If the activation of these inhibitory neurons is providing synaptic inhibition that is restraining the spread of the seizure from the focus, then compromising this inhibition should alter the spread of the seizure. To test this, the authors first bathed the entire cranial window in bicuculline, a GABA-A receptor antagonist, and examined the spread of ictal activity from the 4-AP injection site. They found that this resulted in ictal activity propagating outward contiguously from the 4-AP site, eventually invading the entire sampled area. In support of the idea that the ictal activity represented spread from the 4-AP injection site, and was not directly due to the GABA antagonism, they noted that the character of the LFP was more similar to the ictal events generated by 4-AP alone, as opposed to events triggered by focal bicuculline, which produces high amplitude paroxysmal epileptiform discharges.

Second, instead of bathing the entire area in bicuculline, they injected it focally in an area 4 to 5 mm away from the 4-AP focus in the same cortical hemisphere. This resulted in ictal activity at both sites. However, instead of observing intense MUA over the whole imaging area with short latency, the strongest MUA was seen at the two microinjected sites with nearly simultaneous onset, while the in between areas showed relatively slower activation that proceeded from the bicuculline-injected area back toward the 4-AP injected area. This indicates that the seizure focus “jumped” from the 4-AP focus to the disinhibited area, providing evidence that synaptic inhibition at distant sites protects these areas from being recruited into the ictal core. When they injected the bicuculline in a homotypic region in the contralateral hemisphere, however, the same phenomenon was not observed, indicating that cross-callosal projections are not strong enough to propagate the seizure in their model, even when inhibition is compromised.
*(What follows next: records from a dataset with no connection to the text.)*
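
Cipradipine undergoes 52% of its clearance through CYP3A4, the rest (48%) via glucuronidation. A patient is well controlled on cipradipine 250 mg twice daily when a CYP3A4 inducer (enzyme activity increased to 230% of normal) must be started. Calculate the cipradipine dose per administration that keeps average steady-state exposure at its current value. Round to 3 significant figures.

419 mg

The CYP3A4 pathway (52% of clearance) is boosted to 2.3× activity: 0.52 × 2.3 = 1.196.
Non-CYP routes (48%) are unchanged.
New clearance relative to baseline: 1.196 + 0.48 = 1.676.
Exposure is unchanged when dose changes in proportion to clearance. New dose = 250 mg × 1.676 = 419 mg.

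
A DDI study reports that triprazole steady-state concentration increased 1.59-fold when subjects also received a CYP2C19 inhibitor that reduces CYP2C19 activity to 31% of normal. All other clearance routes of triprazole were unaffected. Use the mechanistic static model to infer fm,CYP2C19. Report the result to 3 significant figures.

0.538

Write x for the fraction cleared via CYP2C19. The observed steady-state concentration change means clearance fell to 1/1.59 = 0.6289 of baseline.
Setting x·0.31 + (1 − x) = 0.6289 and solving: x = (0.6289 − 1)/(0.31 − 1) = 0.538.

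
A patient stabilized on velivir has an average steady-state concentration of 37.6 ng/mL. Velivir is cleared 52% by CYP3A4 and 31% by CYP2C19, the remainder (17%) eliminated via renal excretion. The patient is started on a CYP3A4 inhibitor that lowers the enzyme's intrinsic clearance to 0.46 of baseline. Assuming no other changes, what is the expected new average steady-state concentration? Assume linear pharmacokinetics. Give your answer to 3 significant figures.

52.3 ng/mL

CYP3A4: 0.52 × 0.46 = 0.2392
CYP2C19: 0.31 (unchanged)
Other: 0.17 (unchanged)
New clearance relative to baseline: 0.2392 + 0.31 + 0.17 = 0.7192.
New average steady-state concentration = baseline ÷ relative clearance = 37.6 / 0.7192 = 52.3 ng/mL.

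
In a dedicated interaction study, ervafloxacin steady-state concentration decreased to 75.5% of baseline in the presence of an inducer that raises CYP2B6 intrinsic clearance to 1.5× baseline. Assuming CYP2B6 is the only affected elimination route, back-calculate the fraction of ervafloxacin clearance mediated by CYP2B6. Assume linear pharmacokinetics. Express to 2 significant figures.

Write x for the fraction cleared via CYP2B6. The observed steady-state concentration change means clearance rose to 1/0.755 = 1.325 of baseline.
Only the CYP2B6 route changed, so 1.325 = x·1.5 + (1 − x), giving x = 0.65.

0.65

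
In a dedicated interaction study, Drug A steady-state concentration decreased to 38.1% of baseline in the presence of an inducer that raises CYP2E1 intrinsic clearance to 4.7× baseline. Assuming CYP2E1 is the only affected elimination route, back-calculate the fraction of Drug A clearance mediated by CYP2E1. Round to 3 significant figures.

CL'/CL = 1 / 0.381 = 2.625
4.7·fm + (1 − fm) = 2.625
fm = (2.625 − 1) / (4.7 − 1) = 0.439

0.439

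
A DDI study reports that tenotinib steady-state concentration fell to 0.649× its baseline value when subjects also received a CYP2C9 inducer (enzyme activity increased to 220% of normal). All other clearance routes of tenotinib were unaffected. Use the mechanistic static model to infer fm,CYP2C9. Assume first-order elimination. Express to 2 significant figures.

0.45

CL'/CL = 1 / 0.649 = 1.541
2.2·fm + (1 − fm) = 1.541
fm = (1.541 − 1) / (2.2 − 1) = 0.45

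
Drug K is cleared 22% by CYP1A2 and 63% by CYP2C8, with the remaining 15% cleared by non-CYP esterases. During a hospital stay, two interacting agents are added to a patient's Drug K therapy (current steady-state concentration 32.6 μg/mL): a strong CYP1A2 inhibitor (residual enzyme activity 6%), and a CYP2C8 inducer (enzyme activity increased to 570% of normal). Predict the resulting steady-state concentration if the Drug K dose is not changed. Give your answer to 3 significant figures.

8.68 μg/mL

The CYP1A2 pathway (22% of clearance) is reduced to 0.06× activity: 0.22 × 0.06 = 0.0132.
The CYP2C8 pathway (63% of clearance) is boosted to 5.7× activity: 0.63 × 5.7 = 3.591.
The remaining 15% of clearance is unaffected.
CL_new/CL_old = 0.0132 + 3.591 + 0.15 = 3.7542.
Dividing the baseline by the relative clearance: 32.6 / 3.7542 = 8.68 μg/mL.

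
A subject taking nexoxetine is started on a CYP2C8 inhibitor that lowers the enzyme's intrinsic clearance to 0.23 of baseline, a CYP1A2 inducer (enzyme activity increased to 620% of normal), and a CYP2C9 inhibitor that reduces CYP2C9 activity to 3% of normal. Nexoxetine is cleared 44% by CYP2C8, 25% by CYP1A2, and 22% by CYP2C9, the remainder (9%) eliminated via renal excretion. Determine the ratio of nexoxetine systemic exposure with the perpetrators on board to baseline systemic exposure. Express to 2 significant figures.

CYP2C8: 0.44 × 0.23 = 0.1012
CYP1A2: 0.25 × 6.2 = 1.55
CYP2C9: 0.22 × 0.03 = 0.0066
Other: 0.09 (unchanged)
Relative clearance = 0.1012 + 1.55 + 0.0066 + 0.09 = 1.7478.
Net systemic exposure ratio = 1 / 1.7478 = 0.57.

0.57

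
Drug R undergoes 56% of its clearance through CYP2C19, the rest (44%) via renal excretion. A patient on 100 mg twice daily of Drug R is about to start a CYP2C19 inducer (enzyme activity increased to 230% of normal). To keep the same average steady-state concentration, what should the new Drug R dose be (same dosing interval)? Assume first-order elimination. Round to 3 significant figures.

173 mg

CYP2C19: 0.56 × 2.3 = 1.288
Other: 0.44 (unchanged)
New clearance relative to baseline: 1.288 + 0.44 = 1.728.
Css,avg = (dose rate)/CL, so holding Css fixed requires dose ∝ CL: 100 × 1.728 = 173 mg.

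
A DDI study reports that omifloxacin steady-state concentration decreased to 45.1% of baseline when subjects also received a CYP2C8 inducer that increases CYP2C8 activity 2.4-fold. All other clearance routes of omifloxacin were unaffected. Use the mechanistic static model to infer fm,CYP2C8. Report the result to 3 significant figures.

CL'/CL = 1 / 0.451 = 2.217
2.4·fm + (1 − fm) = 2.217
fm = (2.217 − 1) / (2.4 − 1) = 0.869

0.869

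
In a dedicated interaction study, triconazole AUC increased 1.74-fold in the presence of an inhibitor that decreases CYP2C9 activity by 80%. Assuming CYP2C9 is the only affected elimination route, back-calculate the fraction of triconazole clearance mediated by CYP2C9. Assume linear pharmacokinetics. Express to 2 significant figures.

Let fm be the CYP2C9 fraction. New clearance relative to baseline = fm × 0.2 + (1 − fm).
AUC ratio = 1 / (new CL fraction), so new CL fraction = 1 / 1.74 = 0.5747.
fm × 0.2 + 1 − fm = 0.5747  ⇒  fm × (0.2 − 1) = −0.4253  ⇒  fm = 0.53.

0.53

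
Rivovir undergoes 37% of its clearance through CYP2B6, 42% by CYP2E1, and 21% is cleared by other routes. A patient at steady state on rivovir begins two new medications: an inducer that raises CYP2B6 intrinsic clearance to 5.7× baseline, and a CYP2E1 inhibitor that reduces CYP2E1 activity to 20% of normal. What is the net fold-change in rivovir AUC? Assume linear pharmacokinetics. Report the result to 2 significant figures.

The CYP2B6 pathway (37% of clearance) increases to 5.7× activity: 0.37 × 5.7 = 2.109.
The CYP2E1 pathway (42% of clearance) falls to 0.2× activity: 0.42 × 0.2 = 0.084.
Non-CYP routes (21%) are unchanged.
Relative clearance = 2.109 + 0.084 + 0.21 = 2.403.
Because AUC varies inversely with clearance, the combined effect is 1 / 2.403 = 0.42.

0.42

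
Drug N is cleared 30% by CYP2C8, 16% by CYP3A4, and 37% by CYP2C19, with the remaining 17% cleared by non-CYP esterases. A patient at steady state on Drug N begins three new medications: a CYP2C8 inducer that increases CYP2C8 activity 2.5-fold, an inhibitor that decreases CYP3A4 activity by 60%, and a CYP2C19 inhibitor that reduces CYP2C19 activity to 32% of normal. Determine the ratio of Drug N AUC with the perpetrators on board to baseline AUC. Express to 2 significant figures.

The CYP2C8 pathway (30% of clearance) increases to 2.5× activity: 0.3 × 2.5 = 0.75.
The CYP3A4 pathway (16% of clearance) is reduced to 0.4× activity: 0.16 × 0.4 = 0.064.
The CYP2C19 pathway (37% of clearance) is reduced to 0.32× activity: 0.37 × 0.32 = 0.1184.
Non-CYP routes (17%) are unchanged.
New clearance relative to baseline: 0.75 + 0.064 + 0.1184 + 0.17 = 1.1024.
Net AUC ratio = 1 / 1.1024 = 0.91.

0.91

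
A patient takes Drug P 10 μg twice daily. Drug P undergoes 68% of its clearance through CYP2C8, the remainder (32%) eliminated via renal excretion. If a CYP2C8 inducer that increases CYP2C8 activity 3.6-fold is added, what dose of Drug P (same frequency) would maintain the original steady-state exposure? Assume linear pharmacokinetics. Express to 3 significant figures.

CYP2C8: 0.68 × 3.6 = 2.448
Other: 0.32 (unchanged)
Relative clearance = 2.448 + 0.32 = 2.768.
Exposure is unchanged when dose changes in proportion to clearance. New dose = 10 μg × 2.768 = 27.7 μg.

27.7 μg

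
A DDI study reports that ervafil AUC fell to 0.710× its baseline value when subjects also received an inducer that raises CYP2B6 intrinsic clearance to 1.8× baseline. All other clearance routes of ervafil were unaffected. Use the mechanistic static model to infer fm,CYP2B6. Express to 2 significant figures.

0.51

Write x for the fraction cleared via CYP2B6. The observed AUC change means clearance rose to 1/0.710 = 1.408 of baseline.
Only the CYP2B6 route changed, so 1.408 = x·1.8 + (1 − x), giving x = 0.51.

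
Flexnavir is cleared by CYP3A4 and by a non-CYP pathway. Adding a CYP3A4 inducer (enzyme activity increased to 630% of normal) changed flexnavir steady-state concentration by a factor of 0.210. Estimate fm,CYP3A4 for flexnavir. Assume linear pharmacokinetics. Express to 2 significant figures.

0.71

Let fm be the CYP3A4 fraction. New clearance relative to baseline = fm × 6.3 + (1 − fm).
Steady-state concentration ratio = 1 / (new CL fraction), so new CL fraction = 1 / 0.210 = 4.762.
fm × 6.3 + 1 − fm = 4.762  ⇒  fm × (6.3 − 1) = 3.762  ⇒  fm = 0.71.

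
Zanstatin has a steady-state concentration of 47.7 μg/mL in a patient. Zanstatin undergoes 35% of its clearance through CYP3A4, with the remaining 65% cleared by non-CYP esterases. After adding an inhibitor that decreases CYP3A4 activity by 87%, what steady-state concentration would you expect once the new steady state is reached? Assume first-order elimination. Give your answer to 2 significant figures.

The CYP3A4 pathway (35% of clearance) is reduced to 0.13× activity: 0.35 × 0.13 = 0.0455.
The remaining 65% of clearance is unaffected.
New clearance relative to baseline: 0.0455 + 0.65 = 0.6955.
With dosing unchanged, steady-state concentration scales as 1/CL: 47.7 / 0.6955 = 69 μg/mL.

69 μg/mL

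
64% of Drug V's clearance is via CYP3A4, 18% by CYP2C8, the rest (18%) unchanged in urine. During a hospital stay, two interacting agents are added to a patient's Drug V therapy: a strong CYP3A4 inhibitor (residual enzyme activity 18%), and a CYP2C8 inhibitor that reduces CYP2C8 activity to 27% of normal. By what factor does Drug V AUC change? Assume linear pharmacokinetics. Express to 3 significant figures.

2.91

CYP3A4: 0.64 × 0.18 = 0.1152
CYP2C8: 0.18 × 0.27 = 0.0486
Other: 0.18 (unchanged)
CL_new/CL_old = 0.1152 + 0.0486 + 0.18 = 0.3438.
Net AUC ratio = 1 / 0.3438 = 2.91.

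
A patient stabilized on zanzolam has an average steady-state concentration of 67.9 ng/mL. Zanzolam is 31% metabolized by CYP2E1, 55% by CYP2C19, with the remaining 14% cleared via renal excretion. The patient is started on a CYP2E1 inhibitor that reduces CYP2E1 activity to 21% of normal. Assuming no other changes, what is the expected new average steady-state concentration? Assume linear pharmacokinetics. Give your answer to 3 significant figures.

89.9 ng/mL

The CYP2E1 pathway (31% of clearance) drops to 0.21× activity: 0.31 × 0.21 = 0.0651.
CYP2C19 (55%) and the residual 14% are unaffected.
New clearance relative to baseline: 0.0651 + 0.55 + 0.14 = 0.7551.
Average steady-state concentration ∝ 1/CL, so new value = 67.9 / 0.7551 = 89.9 ng/mL.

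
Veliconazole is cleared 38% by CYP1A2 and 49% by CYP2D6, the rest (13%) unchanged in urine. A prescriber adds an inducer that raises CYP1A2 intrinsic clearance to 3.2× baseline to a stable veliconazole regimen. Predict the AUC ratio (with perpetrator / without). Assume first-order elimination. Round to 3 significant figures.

The CYP1A2 pathway (38% of clearance) is boosted to 3.2× activity: 0.38 × 3.2 = 1.216.
CYP2D6 (49%) and the residual 13% are unaffected.
CL_new/CL_old = 1.216 + 0.49 + 0.13 = 1.836.
AUC is inversely proportional to clearance, so the fold-change is 1 / 1.836 = 0.545.

0.545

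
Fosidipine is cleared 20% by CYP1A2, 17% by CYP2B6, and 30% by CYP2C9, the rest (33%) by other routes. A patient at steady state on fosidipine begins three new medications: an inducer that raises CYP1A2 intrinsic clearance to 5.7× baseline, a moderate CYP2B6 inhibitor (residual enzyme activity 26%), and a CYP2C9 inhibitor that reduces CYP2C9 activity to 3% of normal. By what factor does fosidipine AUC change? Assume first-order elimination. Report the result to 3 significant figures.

0.657

CYP1A2: 0.2 × 5.7 = 1.14
CYP2B6: 0.17 × 0.26 = 0.0442
CYP2C9: 0.3 × 0.03 = 0.009
Other: 0.33 (unchanged)
New clearance relative to baseline: 1.14 + 0.0442 + 0.009 + 0.33 = 1.5232.
AUC ∝ 1/CL: fold-change = 1 / 1.5232 = 0.657.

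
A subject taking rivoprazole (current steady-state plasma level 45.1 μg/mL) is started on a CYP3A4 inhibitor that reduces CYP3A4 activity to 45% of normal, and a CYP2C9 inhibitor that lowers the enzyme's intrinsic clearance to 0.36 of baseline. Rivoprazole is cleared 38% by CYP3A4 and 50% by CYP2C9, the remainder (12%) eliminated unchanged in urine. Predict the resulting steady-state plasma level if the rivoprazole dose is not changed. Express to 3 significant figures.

95.8 μg/mL

The CYP3A4 pathway (38% of clearance) is reduced to 0.45× activity: 0.38 × 0.45 = 0.171.
The CYP2C9 pathway (50% of clearance) drops to 0.36× activity: 0.5 × 0.36 = 0.18.
The remaining 12% of clearance is unaffected.
New clearance relative to baseline: 0.171 + 0.18 + 0.12 = 0.471.
Dividing the baseline by the relative clearance: 45.1 / 0.471 = 95.8 μg/mL.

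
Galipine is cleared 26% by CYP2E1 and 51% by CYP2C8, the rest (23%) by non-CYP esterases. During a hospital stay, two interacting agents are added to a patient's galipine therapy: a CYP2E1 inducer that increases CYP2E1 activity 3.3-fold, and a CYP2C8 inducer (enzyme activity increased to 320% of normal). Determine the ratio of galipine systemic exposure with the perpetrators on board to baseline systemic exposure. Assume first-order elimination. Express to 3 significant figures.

0.368

The CYP2E1 pathway (26% of clearance) increases to 3.3× activity: 0.26 × 3.3 = 0.858.
The CYP2C8 pathway (51% of clearance) is boosted to 3.2× activity: 0.51 × 3.2 = 1.632.
Non-CYP routes (23%) are unchanged.
Relative clearance = 0.858 + 1.632 + 0.23 = 2.72.
Systemic exposure ∝ 1/CL: fold-change = 1 / 2.72 = 0.368.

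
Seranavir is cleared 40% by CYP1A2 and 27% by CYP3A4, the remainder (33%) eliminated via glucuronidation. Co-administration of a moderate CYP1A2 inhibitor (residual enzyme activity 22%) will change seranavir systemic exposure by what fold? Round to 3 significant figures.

1.45

The CYP1A2 pathway (40% of clearance) drops to 0.22× activity: 0.4 × 0.22 = 0.088.
CYP3A4 (27%) and the residual 33% are unaffected.
New clearance relative to baseline: 0.088 + 0.27 + 0.33 = 0.688.
Since systemic exposure ∝ 1/CL, the ratio is 1 / 0.688 = 1.45.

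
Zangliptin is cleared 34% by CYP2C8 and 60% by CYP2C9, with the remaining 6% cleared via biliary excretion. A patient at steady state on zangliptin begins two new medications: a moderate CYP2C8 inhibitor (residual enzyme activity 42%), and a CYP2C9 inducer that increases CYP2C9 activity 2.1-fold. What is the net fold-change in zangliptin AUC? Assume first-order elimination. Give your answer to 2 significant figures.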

These experiments provide evidence that a seizure focus engages inhibitory neurons at a considerable distance, and that the activity of these neurons provides synaptic inhibition that protects these brain areas from being recruited into the seizure, even though the LFP may not distinguish between these two states. When this synaptic inhibition is compromised, however, epileptiform activity in these distant regions rapidly appears and shows very similar dynamics to the primary focus. Synaptic inhibition is known to be compromised in many epilepsies, either by genetic or epileptogenic mechanisms (6, 7). It is unknown how well bicuculline application used here mimics compromised inhibition in an epileptic brain, or other mechanisms that may make brain areas vulnerable to recruitment into a seizure. More elegant methods for focally impairing inhibition, such as optogenetics, chemogenetics, or genetic reduction of inhibitory synapses, would be a nice extension to this work. Also, how analogous the underlying networks in these nonepileptic brains are to an epileptic brain is also unknown, meaning that repeating these experiments in an epileptic animal may show different results. Nevertheless, the evidence here suggests that in epileptic brains, the appearance of ictal activity in an originating seizure focus and other foci in distant brain areas may appear simultaneously upon seizure onset. If this is the case, the location and extent of the originating focus would be obscured, which would in turn make it difficult to pinpoint the critical seizure focus for resection surgery.